Special Permutations

Number: 2848

Difficulty: Medium

Paid? No

Companies: N/A

Problem Description

Given an array of distinct positive integers, count the number of permutations such that for every adjacent pair, either the left element is divisible by the right element or vice versa. The answer should be computed modulo 10^9 + 7.

Key Insights

Use Dynamic Programming with Bitmasking to explore all permutations.
The state dp[mask][i] represents the number of ways to form a permutation ending at index i using the set of elements indicated by mask.
Precompute a 2D boolean matrix to quickly check the divisibility condition between any two numbers.
The small input size (n <= 14) makes a 2^n * n DP feasible.

Space and Time Complexity

Time Complexity: O(n^2 * 2^n) Space Complexity: O(n * 2^n)

Solution

We use Bitmask Dynamic Programming.
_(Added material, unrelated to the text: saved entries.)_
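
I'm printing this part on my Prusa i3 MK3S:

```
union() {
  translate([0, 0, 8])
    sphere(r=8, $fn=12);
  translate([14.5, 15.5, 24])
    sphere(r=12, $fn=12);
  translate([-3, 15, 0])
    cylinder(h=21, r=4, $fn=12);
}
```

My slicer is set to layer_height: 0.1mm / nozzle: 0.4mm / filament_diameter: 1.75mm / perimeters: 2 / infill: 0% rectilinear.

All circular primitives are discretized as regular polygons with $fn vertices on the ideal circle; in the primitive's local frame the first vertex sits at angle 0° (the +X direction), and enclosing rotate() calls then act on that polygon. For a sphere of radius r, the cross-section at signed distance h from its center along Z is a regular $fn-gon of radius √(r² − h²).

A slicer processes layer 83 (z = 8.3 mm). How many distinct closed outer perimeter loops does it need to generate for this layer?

At z = 8.3 mm: the r=8 sphere contributes a regular 12-gon of circumradius √(8²−0.3²) = 7.994; the sphere at (14.5, 15.5) is not intersected at this z (|z−center|=15.700 > r=12); the cylinder at (-3, 15): section is a regular 12-gon, circumradius r=4; Combining (union): the 2 present regions are separate (no shared area or edge), so areas and boundary lengths simply add and each stays a separate island — 2 connected regions. The result has 2 disconnected regions.

2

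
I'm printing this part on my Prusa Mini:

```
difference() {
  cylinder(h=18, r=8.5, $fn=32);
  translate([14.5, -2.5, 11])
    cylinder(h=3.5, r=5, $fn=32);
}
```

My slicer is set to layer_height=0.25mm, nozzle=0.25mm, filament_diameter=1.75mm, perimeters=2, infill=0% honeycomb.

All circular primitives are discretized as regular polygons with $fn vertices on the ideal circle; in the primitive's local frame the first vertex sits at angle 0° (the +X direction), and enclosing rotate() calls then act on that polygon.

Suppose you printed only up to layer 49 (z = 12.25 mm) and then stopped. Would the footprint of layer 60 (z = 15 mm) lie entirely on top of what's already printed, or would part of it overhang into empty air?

entirely on top

Compare the two slices. At z = 12.25: the r=8.5 cylinder contributes a regular 32-gon of circumradius 8.5 (area = (32/2)·8.500²·sin(360°/32) = 225.52 mm²); the cylinder at (14.5, -2.5): section is a regular 32-gon, circumradius r=5 (area = (32/2)·5.000²·sin(360°/32) = 78.04 mm²); Taking the first minus the rest: starting from the r=8.5 cylinder (225.52 mm²), the r=5 cylinder at (14.5, -2.5) misses the remaining region (no effect) — area = 225.52 mm². At z = 15: the r=8.5 cylinder gives a regular 32-gon of circumradius 8.5 (constant along its height) (area = (32/2)·8.500²·sin(360°/32) = 225.52 mm²); the cylinder at (14.5, -2.5) is absent (z outside [11, 14.5]); Subtracting the remaining from the first: none of the subtracted shapes is present at this height, so the r=8.5 cylinder is unchanged — area = 225.52 mm². Checking containment: the cross-section at z = 15 is a subset of the cross-section at z = 12.25.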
First, we precompute a matrix valid such that valid[i][j] is true if either nums[i] % nums[j] == 0 or nums[j] % nums[i] == 0. We then initialize a dp table with dimensions (1 << n) x n where each dp[mask][i] holds the number of ways to form a permutation ending with element i using indices in mask. The recurrence extends the current permutation by trying all unused elements that satisfy the special condition with the current last element. Finally, we sum the ways for the full mask over all ending indices and return the result modulo 10^9+7.

Code Solutions

# Python implementation
MOD = 10**9 + 7

def specialPermutations(nums):
    n = len(nums)
    # Precompute the valid connectivity matrix
    valid = [[False] * n for _ in range(n)]
    for i in range(n):
        for j in range(n):
            if i != j:
                # Check if either divides the other
                if nums[i] % nums[j] == 0 or nums[j] % nums[i] == 0:
                    valid[i][j] = True

    # dp[mask][i]: ways to form permutation with indices in mask finishing with index i
    dp = [[0] * n for _ in range(1 << n)]
    # Initialization: start permutation with each number
    for i in range(n):
        dp[1 << i][i] = 1

    # Iterate over all masks
    for mask in range(1 << n):
        for last in range(n):
            # If last is in current mask and there exists a valid count 
            if (mask & (1 << last)) and dp[mask][last] > 0:
                # Try adding any index j that is not in mask
                for j in range(n):
                    if mask & (1 << j) == 0 and valid[last][j]:
                        dp[mask | (1 << j)][j] = (dp[mask | (1 << j)][j] + dp[mask][last]) % MOD

    # Sum up the results for the mask with all elements used
    full_mask = (1 << n) - 1
    result = sum(dp[full_mask][i] for i in range(n)) % MOD
    return result

# Example usage:
nums = [2, 3, 6]
print(specialPermutations(nums))  # Expected output: 2